In the Kiwi-model, the State satisfies both tendencies: (1) it allows the best company (price/quality wise) to dominate the market for a period of time and for one product (this is the wet dream of the pharmacos), but (2) competition is allowed to play itself out completely and transparently (pharmacos trying to get the mega-contract compete). This is socialism-light, but it proves to work, at least in countries where the model has been applied.

The point is that unregulated free market capitalism simply ends up being its opposite: a monopolistic universe in which the vast majority of people is blackmailed into paying way too much for basic goods (even Adam Smith recognized this). In reality, free market capitalism is a total myth, and the past decades of neoliberalism have proved this, because of their disastrous results. In Belgium, they've decided to go red instead - but only of course in the field of very basic common goods (such as health care).

One small point about the quality of the generic drugs: this is of course studied first, thorough quality control carried out by independent organisations. The company that wins the kiwi-contract offers the best quality-versus-price.


Posted by: Gio on 28 Jan 07

Everything you said rings true, but like many pharmaceuticals, I'll wait for the results of a long-term study before I jump in!
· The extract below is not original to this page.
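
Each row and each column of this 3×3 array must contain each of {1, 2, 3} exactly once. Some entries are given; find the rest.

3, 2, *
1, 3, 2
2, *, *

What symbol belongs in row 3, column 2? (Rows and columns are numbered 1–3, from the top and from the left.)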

Posted by: David on 28 Jan 07

All these noisy commenters should read the book 1st before offering their opinions. I'm getting into it, great post, thankyou!


Posted by: Flannel Flower on 29 Jan 07

All these noisy commenters should read the book 1st before offering their opinions. I'm getting into it, great post, thankyou!
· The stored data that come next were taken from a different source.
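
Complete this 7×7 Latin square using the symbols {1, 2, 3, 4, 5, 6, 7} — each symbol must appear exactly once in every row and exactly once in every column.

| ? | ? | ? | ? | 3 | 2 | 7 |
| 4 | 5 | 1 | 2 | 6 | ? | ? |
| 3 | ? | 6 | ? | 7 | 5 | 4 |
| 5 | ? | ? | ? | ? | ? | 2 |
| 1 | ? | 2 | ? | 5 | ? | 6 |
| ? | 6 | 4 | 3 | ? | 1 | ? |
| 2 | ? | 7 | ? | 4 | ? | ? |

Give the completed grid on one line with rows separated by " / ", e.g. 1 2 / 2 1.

6 1 5 4 3 2 7 / 4 5 1 2 6 7 3 / 3 2 6 1 7 5 4 / 5 7 3 6 1 4 2 / 1 4 2 7 5 3 6 / 7 6 4 3 2 1 5 / 2 3 7 5 4 6 1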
Sadly, most of us don't have time to read books on how to sustain capitalism. We read books on how to get rid of it instead. Hence the 'noise'.


Posted by: Gio on 29 Jan 07

The essential feature of the Kiwi model is that it is demand centred whereas capitalism tends to be supply centred. This demand centred feature is embodied in what I term Integrative Capitalism which is a component of Integrative Improvement: Sustainable Development as if People and Their Physical, Social and Cultural Environments Mattered.

Integrative Improvement can be applied by existing and start-up government, business and civil society organisations so could help facilitate and accelerate the sort of changes sought by Capitalism 3.0.